Si se depositan cada día pequeñas cantidades de materia orgánica, basta con mezclar los restos dentro del compostador una vez por semana.

¿Es necesario añadir agua, tierra o algún tipo de producto?

Agua

Si tenemos el compostador a la sombra o en semisombra, en raras ocasiones será necesario regar el compost. Normalmente basta con el agua que contienen todos los vegetales para mantener la humedad necesaria. Si se añade una cantidad considerable de hojas secas, se pueden humedecer un poco, pero siempre será mejor mezclarlas con restos de cocina para que absorban su humedad.

Tierra

No hay que añadir tierra nunca, ya que el peso de ésta sería un inconveniente para la circulación correcta del oxígeno dentro del compostador.

Productos Aceleradores

Los restos de cocina aceleran mucho la descomposición de los restos de jardín, así que se deben mezclar bien.  

Si hay algo que no hemos hecho bien

Esta información nos permitirá solucionar cualquier tipo de incomodidad. En general, sin embargo, no tiene que haber ningún problema.

Lo que no va bien

Causa

Solución

Huele a amoníaco

Hay demasiado césped sin mezclar con hojas secas

Mezclar y remover

Huele a podrido

El compost está demasiado húmedo y hay poco oxígeno

Mezclar con materia seca y remover

Hay mosquitas de la fruta

Están haciendo su función; por tanto, no son ningún problema

Si no se quieren ver o se quieren ver menos, hay que enterrar un poco los restos de cocina entre las hojas secas

La materia está seca y fría

Falta humedad

Mezclar lo que hay con restos de cocina y removerlo

La cosecha de compost

La cosecha es el momento más esperado y gratificante de todo el proceso. En función del tipo de vegetales depositados, la cosecha del compost se hará a los tres, cuatro, o cinco meses después de empezar de cero. Hay restos que se deshacen en pocos días y los hay que tardan meses.

Si se quiere saber si el compost está maduro, hay que coger un puñado con las manos y comprobar si huele a bosque, si se trata de una tierra de color negro o marrón oscuro, que mancha muy poco las manos porque no está muy húmeda, y si no se reconoce ninguno de los restos que se han depositado en el compostador, excepto ramas, piñas y huesos de frutos.

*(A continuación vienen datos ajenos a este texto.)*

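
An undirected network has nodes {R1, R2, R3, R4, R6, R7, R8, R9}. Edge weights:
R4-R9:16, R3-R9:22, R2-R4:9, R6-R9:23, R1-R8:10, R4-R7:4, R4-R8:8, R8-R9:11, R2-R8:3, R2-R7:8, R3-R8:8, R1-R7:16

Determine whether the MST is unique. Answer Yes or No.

No

Kruskal: consider edges lightest-first.
R2-R8 (3): add — endpoints in different components.
R4-R7 (4): add — endpoints in different components.
R2-R7 (8): add — endpoints in different components.
R3-R8 (8): add — endpoints in different components.
R4-R8 (8): skip — R8 and R4 already connected.
R2-R4 (9): skip — R2 and R4 already connected.
R1-R8 (10): add — endpoints in different components.
R8-R9 (11): add — endpoints in different components.
R1-R7 (16): skip — R7 and R1 already connected.
R4-R9 (16): skip — R9 and R4 already connected.
R3-R9 (22): skip — R9 and R3 already connected.
R6-R9 (23): add — endpoints in different components.
Non-tree edge R4-R8 has weight 8, equal to the heaviest edge on its tree cycle — swapping gives another MST of the same weight. Not unique.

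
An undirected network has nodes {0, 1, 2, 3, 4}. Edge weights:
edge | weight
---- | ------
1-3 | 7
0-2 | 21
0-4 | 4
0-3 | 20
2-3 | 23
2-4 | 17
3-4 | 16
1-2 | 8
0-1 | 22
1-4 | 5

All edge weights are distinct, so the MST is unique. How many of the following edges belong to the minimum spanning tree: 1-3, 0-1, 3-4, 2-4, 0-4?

2

Sort edges by weight, then run Kruskal:
0-4 (4): add. Components now {0,4} {1} {2} {3}
1-4 (5): add. Components now {0,1,4} {2} {3}
1-3 (7): add. Components now {0,1,3,4} {2}
1-2 (8): add. Components now {0,1,2,3,4}
MST edge set: {0-4, 1-4, 1-3, 1-2}.
Of the listed edges, {1-3, 0-4} are in the MST → 2.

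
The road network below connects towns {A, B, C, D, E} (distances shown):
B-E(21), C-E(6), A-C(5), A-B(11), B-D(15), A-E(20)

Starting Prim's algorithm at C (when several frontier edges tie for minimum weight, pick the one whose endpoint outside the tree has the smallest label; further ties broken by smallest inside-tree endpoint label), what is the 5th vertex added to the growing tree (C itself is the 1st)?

D

Grow the tree from C using Prim:
Step 1: cheapest edge leaving the tree is A-C (5); add A.
Step 2: cheapest edge leaving the tree is C-E (6); add E.
Step 3: cheapest edge leaving the tree is A-B (11); add B.
Step 4: cheapest edge leaving the tree is B-D (15); add D.
Vertex order: C, A, E, B, D. The 5th vertex is D.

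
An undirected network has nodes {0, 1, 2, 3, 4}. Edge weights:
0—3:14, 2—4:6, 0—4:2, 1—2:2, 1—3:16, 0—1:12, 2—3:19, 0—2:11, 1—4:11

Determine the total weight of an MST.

Sort edges by weight, then run Kruskal:
0—4 (2): add. Components now {0,4} {1} {2} {3}
1—2 (2): add. Components now {0,4} {1,2} {3}
2—4 (6): add. Components now {0,1,2,4} {3}
0—2 (11): skip — 0 and 2 already connected.
1—4 (11): skip — 1 and 4 already connected.
0—1 (12): skip — 0 and 1 already connected.
0—3 (14): add. Components now {0,1,2,3,4}
MST edges: 0—4, 1—2, 2—4, 0—3; total weight 2+2+6+14 = 24.

24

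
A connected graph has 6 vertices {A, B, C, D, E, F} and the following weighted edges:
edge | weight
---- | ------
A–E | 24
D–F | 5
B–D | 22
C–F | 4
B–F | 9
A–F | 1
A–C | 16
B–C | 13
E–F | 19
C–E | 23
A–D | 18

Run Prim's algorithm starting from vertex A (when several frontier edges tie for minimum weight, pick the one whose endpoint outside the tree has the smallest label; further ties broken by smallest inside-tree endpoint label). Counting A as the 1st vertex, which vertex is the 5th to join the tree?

Prim's algorithm from A:
Step 1: cheapest edge leaving the tree is A–F (1); add F.
Step 2: cheapest edge leaving the tree is C–F (4); add C.
Step 3: cheapest edge leaving the tree is D–F (5); add D.
Step 4: cheapest edge leaving the tree is B–F (9); add B.
Step 5: cheapest edge leaving the tree is E–F (19); add E.
Vertex order: A, F, C, D, B, E. The 5th vertex is B.

B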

La temperatura será la del ambiente a causa de la falta de actividad de los microorganismos, que se encontrarán en los restos más nuevos.

El compost se puede guardar alrededor de un año, pero lo más común es utilizarlo cuando lo recogemos.

Como utilizar el compost

Los jardines y las cosechas necesitan el compost para renovar las sustancias que las plantas y otros vegetales han absorbido durante el crecimiento.

Para aplicar el compost en plantas y árboles ornamentales, hay que utilizar un compost maduro (entre 4 y 6 meses) para asegurar una absorción de nutrientes lenta y continuada a medida que llueva o que se riegue. Si lo que se quiere es aplicarlo al huerto, se utiliza un compost fresco (de 2 a 3 meses), ya que la liberación de nutrientes será mucho más rápida, pero más corta.

Las plantas no se queman aunque se sobrepase la cantidad recomendada; dado que este compost no contiene sustancias químicas, no se corre este peligro. De todas maneras las cantidades recomendadas son las siguientes:

         * En el huerto: entre 1 y 2 meses antes de plantar nada y con el             compost maduro, se aplican unos 4 litros de compost por metro                cuadrado (aproximadamente, 4 litros son 1 Kg.).

         * Árboles frutales: una vez se haya hecho toda la recolección de la                  temporada, se aplican al árbol unos 5 l/m2 (una capa de 2 cm.), para          devolverle lo que ha producido en forma de fruto.

         * Árboles ornamentales: en otoño, para compensar el esfuerzo hecho                en la primavera y en verano, se aplican unos 2 cm. en toda la                      superficie que ocupa la copa.

         * Plantas y flores: en primavera necesitan unos 2 cm. de compost para    mostrarse en todo su esplendor y demostrar lo que son capaces año                      tras año.

         * Transplantes: siempre hay que favorecer a las plantas a las que se                 ha cambiado la ubicación, la tierra, la luz, etc. El compost no                               solamente les da los nutrientes que necesitan para desarrollarse                  correctamente sino que también las mantiene sana. En estos casos,                      hay que mezclar una parte de compost con tres de tierra.